Esistono diverse tecniche con cui si cerca di combattere il tumore al fegato; tali metodiche dipendono fondamentalmente dalla dimensione del tumore.

Nei tumori di piccola grandezza sono andate sviluppandosi metodiche alternative alla chirurgia; queste sono capaci di causare la completa distruzione del tumore nel 70 - 80% dei casi e con risultati sovrapponibili a quelli della chirurgia per quanto riguarda i rischi di ricomparsa di una forma epatitica, ma con il vantaggio di non generare complicazioni importanti. Negli ultimi anni, con lo scopo di curare il carcinoma epatico è stato possibile utilizzare il calore prodotto da onde di radiofrequenza (tecnica della termoablazione) o dalla luce laser (tecnica dell’ipertemia interstiziale), e questo calore è stato portato direttamente all'interno del tumore mediante l’utilizzo di aghi. Tali moderne tecniche hanno l’importante caratteristica che sono applicabili anche nei casi in cui il nodulo nel fegato sia una metastasi di un tumore di tipo secondario, ossia che ha avuto origine da un altro organo del corpo umano.

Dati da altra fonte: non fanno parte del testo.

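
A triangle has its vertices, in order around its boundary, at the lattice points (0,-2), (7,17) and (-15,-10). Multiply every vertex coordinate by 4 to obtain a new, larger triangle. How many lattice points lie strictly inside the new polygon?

Using the shoelace formula, 2A = |[0·17 − 7·(-2)] + [7·(-10) − (-15)·17] + [(-15)·(-2) − 0·(-10)]| = 229, so the area is 229/2.
Along each edge there are gcd(|Δx|,|Δy|)+1 lattice points, so counting each shared vertex once the boundary has gcd(7,19) + gcd(22,27) + gcd(15,8) = 1+1+1 = 3.
Scaling by 4 multiplies the area by 4² = 16 (so the new area is 1832) and multiplies the boundary lattice-point count by 4, giving 12.
By Pick's theorem, the interior count of the dilated polygon is 1832 − 12/2 + 1 = 1827.

1827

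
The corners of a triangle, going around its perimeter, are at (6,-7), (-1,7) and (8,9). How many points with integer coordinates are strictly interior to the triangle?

By the shoelace formula, twice the signed area is |(6·7 − (-1)·(-7)) + ((-1)·9 − 8·7) + (8·(-7) − 6·9)| = 140, so the area is 70.
The number of boundary lattice points is Σ gcd(|Δx|,|Δy|) = gcd(7,14) + gcd(9,2) + gcd(2,16) = 7+1+2 = 10.
By Pick's theorem A = I + B/2 − 1, so I = 70 − 10/2 + 1 = 66.

66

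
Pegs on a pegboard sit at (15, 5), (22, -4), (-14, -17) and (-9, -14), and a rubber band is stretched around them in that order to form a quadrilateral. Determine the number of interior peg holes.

The shoelace formula gives twice the area as |(15·(-4) − 22·5) + (22·(-17) − (-14)·(-4)) + ((-14)·(-14) − (-9)·(-17)) + ((-9)·5 − 15·(-14))| = 392, so the area is 196.
The number of boundary lattice points is Σ gcd(|Δx|,|Δy|) = gcd(7,9) + gcd(36,13) + gcd(5,3) + gcd(24,19) = 1+1+1+1 = 4.
By Pick's theorem A = I + B/2 − 1, so I = 196 − 4/2 + 1 = 195.

195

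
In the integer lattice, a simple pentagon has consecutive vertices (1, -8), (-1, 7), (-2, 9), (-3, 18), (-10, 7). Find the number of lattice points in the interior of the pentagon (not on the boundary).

112

The shoelace formula gives twice the area as |(1·7 − (-1)·(-8)) + ((-1)·9 − (-2)·7) + ((-2)·18 − (-3)·9) + ((-3)·7 − (-10)·18) + ((-10)·(-8) − 1·7)| = 227, so the area is 227/2.
Along each edge there are gcd(|Δx|,|Δy|)+1 lattice points, so counting each shared vertex once the boundary has gcd(2,15) + gcd(1,2) + gcd(1,9) + gcd(7,11) + gcd(11,15) = 1+1+1+1+1 = 5.
By Pick's theorem A = I + B/2 − 1, so I = 227/2 − 5/2 + 1 = 112.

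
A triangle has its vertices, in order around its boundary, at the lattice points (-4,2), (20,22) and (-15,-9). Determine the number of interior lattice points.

15

By the shoelace formula, twice the signed area is |[(-4)·22 − 20·2] + [20·(-9) − (-15)·22] + [(-15)·2 − (-4)·(-9)]| = 44, so the area is 22.
Along each edge there are gcd(|Δx|,|Δy|)+1 lattice points, so counting each shared vertex once the boundary has gcd(24,20) + gcd(35,31) + gcd(11,11) = 4+1+11 = 16.
Pick's theorem gives I = A − B/2 + 1 = 22 − 16/2 + 1 = 15.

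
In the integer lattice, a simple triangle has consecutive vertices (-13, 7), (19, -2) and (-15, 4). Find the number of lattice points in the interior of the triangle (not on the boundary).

The shoelace formula gives twice the area as |((-13)·(-2) − 19·7) + (19·4 − (-15)·(-2)) + ((-15)·7 − (-13)·4)| = 114, so the area is 57.
The number of boundary lattice points is Σ gcd(|Δx|,|Δy|) = gcd(32,9) + gcd(34,6) + gcd(2,3) = 1+2+1 = 4.
Pick's theorem gives I = A − B/2 + 1 = 57 − 4/2 + 1 = 56.

56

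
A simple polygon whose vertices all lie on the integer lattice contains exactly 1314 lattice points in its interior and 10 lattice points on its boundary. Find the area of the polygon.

1318

By Pick's theorem, A = I + B/2 − 1 = 1314 + 10/2 − 1 = 1318.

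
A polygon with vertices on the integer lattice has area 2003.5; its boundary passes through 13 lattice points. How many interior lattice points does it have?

1998

From Pick's theorem, I = A − B/2 + 1 = 2003.5 − 13/2 + 1 = 1998.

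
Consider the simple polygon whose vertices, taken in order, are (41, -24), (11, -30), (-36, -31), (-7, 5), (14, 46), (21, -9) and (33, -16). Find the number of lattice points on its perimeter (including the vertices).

Along each edge there are gcd(|Δx|,|Δy|)+1 lattice points, so counting each shared vertex once the boundary has gcd(30,6) + gcd(47,1) + gcd(29,36) + gcd(21,41) + gcd(7,55) + gcd(12,7) + gcd(8,8) = 6+1+1+1+1+1+8 = 19.

19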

Nel caso di epatocarcinoma cellulari di maggiori dimensioni o con molteplici noduli può essere utilizzata una tecnica (la chemioembolizzazione), che consiste nell'introduzione nell’organismo di una sostanza chemioterapica attraverso un sottile catetere; tale sostanza ha il compito di interrompere per breve tempo il flusso di sangue nell'arteria epatica, togliendo ossigeno al tumore ed evitando che i farmaci vengano subito dispersi nell'intero organismo.